Just want to rant

I am so sorry to post such a post rather than the promised field-trip-to-Ampang-Forest post. But I just feel very heavy at heart. Very confused feeling. Everything jumbled up!

I actually cried myself to sleep last night, rather than not being able to sleep. Ok, perhaps it was also because I was unable to sleep. Everyday, I wake up early, never sleep in. When I got home, I am damn tired and had to really nap. When I wake up from my nap, I do not really get much work done. And I have to force myself to sleep around midnight. Usually, I would only be sleeping *successfully* after 1.30am. The cycle repeats. THIS IS SO EXHAUSTING.

Guess what?! I am not even Chee Sian who travels early to school at 6am by BUS or on FOOT for TWO whole hours. Yet he got work done!
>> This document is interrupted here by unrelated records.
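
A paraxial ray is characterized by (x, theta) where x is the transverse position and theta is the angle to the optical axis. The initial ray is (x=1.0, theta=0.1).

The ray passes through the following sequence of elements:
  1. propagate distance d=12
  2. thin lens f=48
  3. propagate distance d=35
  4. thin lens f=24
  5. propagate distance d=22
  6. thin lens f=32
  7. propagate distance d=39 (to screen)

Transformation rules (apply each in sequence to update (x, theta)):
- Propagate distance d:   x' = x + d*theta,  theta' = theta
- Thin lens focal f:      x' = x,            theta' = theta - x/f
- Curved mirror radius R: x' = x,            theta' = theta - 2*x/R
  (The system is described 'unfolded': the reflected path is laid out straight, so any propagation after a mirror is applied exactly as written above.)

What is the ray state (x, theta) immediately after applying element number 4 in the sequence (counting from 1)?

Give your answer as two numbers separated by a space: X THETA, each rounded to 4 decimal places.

Answer: 4.0958 -0.1165

Derivation:
Initial: x=1.0000 theta=0.1000
After 1 (propagate distance d=12): x=2.2000 theta=0.1000
After 2 (thin lens f=48): x=2.2000 theta=13/240 (≈0.0542)
After 3 (propagate distance d=35): x=983/240 (≈4.0958) theta=13/240 (≈0.0542)
After 4 (thin lens f=24): x=983/240 (≈4.0958) theta=-671/5760 (≈-0.1165)
Rounded to 4 decimal places: x = 4.0958, theta = -0.1165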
He is really disciplined and grabs time well.

Another example would be Mun Keat. Can you imagine someone who would rather ARRIVE at university at 6.30am EVERY WEEKDAYS even though his class starts only at 9am, or even worse, 12 noon? o.O I do not know if he cope well with his works but I think he should deal fine since he is just in his second semester (with plenty of help from us so-called-seniors)!

Ok, what about Von Yi who has to deal with so much extra voluntary work which she could not afford to just let go? Tsk… I am really far from being a good student. I do not know if I really want things to change. Maybe I am just too stressed out about everyone completing work, ticking their to-do-list slowly yet I am here… BLOGGING!

Internet connection is another frustrating matter! Can you imagine downloading something, not even halfway through, it disconnects! I have to re-download the file again! HOW UPSETTING?! To load a page sometimes is really swift but when the internet is intermittent, I have to reload thousand times! ARGH! Makes me felt like I just want to watch some movie/drama or listen to songs/musics only.

I know it is ALL excuses. I could read what I have got and do what I can. But I did not. I chose to type this blog and update it when the internet allows me to! How disciplined! *clap clap clap*

Whatever my excuses are, I know there is something troubling me. Something I do not want to confide in most people. There is no need to tell others so much about this anyway. Not like they can help. I just figured sharing with friends is no longer the way when even people whom you think are friends JUDGE. But it is more like not wanting to see sympathetic looks/care from them!

One does know but I hope it stop there. I do not know why I told him even, out of the blue. Something I accidentally blurted out. But I believe he will keep it in. I hope. I just do not know why “it” came back to me. Maybe it is really environmental factor. I really need to manage the stress factor in order to prevent a full relapse. I do not want to be too dependent on certain stuff. I do not even know why out of so many, I am the one who got this. I know I am considered very lucky when many more others are at worse conditions. I think I should learn to be very grateful and glad its not any worse!

Still feeling heavy at heart,

The one who wants to be able to sleep as much as possible and forget about any other thing!!!